FOR those of you who have been following the unofficial competition for the largest number of flowers on an amaryllis, the final word goes this week to Leslie Johnson, of Ambleside: “What a lot of people don’t realise is that, if properly fed, amaryllis or hippeastrums can go on for many years, rather than being disposed of after flowering as nurserymen like to imply.

Keep them well fed with tomato feed to build up the bulb for three or four months after flowering and well watered until mid September, when water should be with-held. They will go on to November before needing to have the foliage cut off and should then be kept dryish over the winter. When they show a bud in the spring is the time to water them and bring them into moderate heat to flower. If you are so minded you can leave any side-shoots on, which will eventually result in a sizable plant. Amaryllis, like clivias, love to be pot-bound. I had one, ‘Red Lion’, which I displayed for many years at Ambleside Spring Flower Show to encourage people to grow them on. It never had fewer than 60 flowers and presently got so big that I donated it to Newton Rigg. My present white ‘Denver’ in a 12-inch half clay pot, and at least ten years old, has just passed out of flower having had 63 blossoms.” Enough said!

From thinking about pot plants, I’ve moved on to thinking about cut-flowers, having just come in from planting out 20 dahlias in part of our vegetable plot. I’ve put them in a spot where we’ve traditionally grown chrysanthemums for cut-flowers for the house, having decided it was time for a change.

I don’t think dahlias ever really went out of fashion, but they’ve definitely had something of a revival in the last few years. We grew half a dozen plants of Dahlia ‘Bishop of Llandaff’ a couple of years ago, then last year I put the ‘Bishop of York’ in my hot border, where it did very well.

We’ve over-wintered a few of each, to which we’ve added new stock of Dahlia ‘Bishop of Oxford’ an orange flowered plant with dark foliage, ‘Dark Spirit’ a pom-pom dahlia with burgundy flowers, and a water lily dahlia in dark rose.

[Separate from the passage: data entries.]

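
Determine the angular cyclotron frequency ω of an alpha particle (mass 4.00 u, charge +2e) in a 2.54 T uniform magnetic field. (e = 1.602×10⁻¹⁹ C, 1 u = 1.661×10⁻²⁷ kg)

ω = |q|B/m.
ω = (3.204×10⁻¹⁹)(2.54)/6.644×10⁻²⁷ ≈ 1.22×10⁸ rad/s.

ω ≈ 1.22×10⁸ rad/s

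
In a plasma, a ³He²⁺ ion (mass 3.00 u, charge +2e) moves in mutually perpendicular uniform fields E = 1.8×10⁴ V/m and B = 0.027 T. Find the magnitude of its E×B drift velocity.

In crossed fields the guiding centre drifts at v_d = |E×B|/B² = E/B, independent of charge and mass.
v_d = 1.8×10⁴/0.027 = 6.7×10⁵ m/s.

v_d ≈ 6.7×10⁵ m/s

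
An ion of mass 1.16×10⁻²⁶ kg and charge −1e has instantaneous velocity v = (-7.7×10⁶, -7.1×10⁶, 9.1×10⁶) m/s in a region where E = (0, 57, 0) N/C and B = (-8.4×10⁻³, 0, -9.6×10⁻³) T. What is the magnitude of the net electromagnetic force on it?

v×B = (6.82×10⁴, -1.50×10⁵, -5.96×10⁴) N/C.
E + v×B = (6.82×10⁴, -1.50×10⁵, -5.96×10⁴) N/C.
F = q(E + v×B) = (−1.602×10⁻¹⁹ C)·(6.82×10⁴, -1.50×10⁵, -5.96×10⁴) = (-1.09×10⁻¹⁴, 2.41×10⁻¹⁴, 9.55×10⁻¹⁵) N.
|F| = 2.81×10⁻¹⁴ N.

|F| ≈ 2.81×10⁻¹⁴ N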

We’re also growing sweet peas for cut-flowers this year, together with zinnias and cosmos, while in previous years rudbeckias and sunflowers have done well. What all these plants have in common is that, as long as they are picked regularly, they will provide a steady supply of good quality flowers for cutting over the summer months.

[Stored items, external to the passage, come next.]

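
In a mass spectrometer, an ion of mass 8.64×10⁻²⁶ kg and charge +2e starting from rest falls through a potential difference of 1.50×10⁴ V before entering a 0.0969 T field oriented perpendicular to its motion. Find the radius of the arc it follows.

Acceleration: |q|V = ½mv² ⇒ v = √(2|q|V/m) = √(2·3.204×10⁻¹⁹·1.50×10⁴/8.64×10⁻²⁶) ≈ 3.335×10⁵ m/s.
In the field: r = mv/(|q|B) = (8.64×10⁻²⁶)(3.335×10⁵)/((3.204×10⁻¹⁹)(0.0969)) ≈ 0.928 m.

r ≈ 0.928 m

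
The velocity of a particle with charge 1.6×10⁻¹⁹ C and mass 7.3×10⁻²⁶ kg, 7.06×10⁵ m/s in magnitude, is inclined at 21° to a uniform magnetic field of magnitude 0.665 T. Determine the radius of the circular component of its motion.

r ≈ 0.174 m

v⊥ = v sinθ = 7.06×10⁵·sin21° ≈ 2.530×10⁵ m/s.
r = m v⊥/(|q|B) = (7.3×10⁻²⁶)(2.530×10⁵)/((1.6×10⁻¹⁹)(0.665)) ≈ 0.174 m.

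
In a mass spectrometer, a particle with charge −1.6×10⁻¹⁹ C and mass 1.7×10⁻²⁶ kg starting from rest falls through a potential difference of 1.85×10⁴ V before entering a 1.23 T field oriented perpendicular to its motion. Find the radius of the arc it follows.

Acceleration: |q|V = ½mv² ⇒ v = √(2|q|V/m) = √(2·1.6×10⁻¹⁹·1.85×10⁴/1.7×10⁻²⁶) ≈ 5.901×10⁵ m/s.
In the field: r = mv/(|q|B) = (1.7×10⁻²⁶)(5.901×10⁵)/((1.6×10⁻¹⁹)(1.23)) ≈ 0.0510 m.

r ≈ 0.0510 m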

Of course, you don’t need to grow them in a dedicated ‘cut-flower bed’, they would be just as happy mixed in with all the other plants in your borders.

Jobs for this week: Take care when pruning shrubs and climbers not to disturb nesting birds; better to wait until any nestlings have left before continuing.

Clip back aubretias, arabis and perennial candytufts when they have finished flowering.

If you grow strawberries, put down straw or plastic sheeting between the rows as soon as the fruit begins to set, to keep the fruits clean and discourage mildew.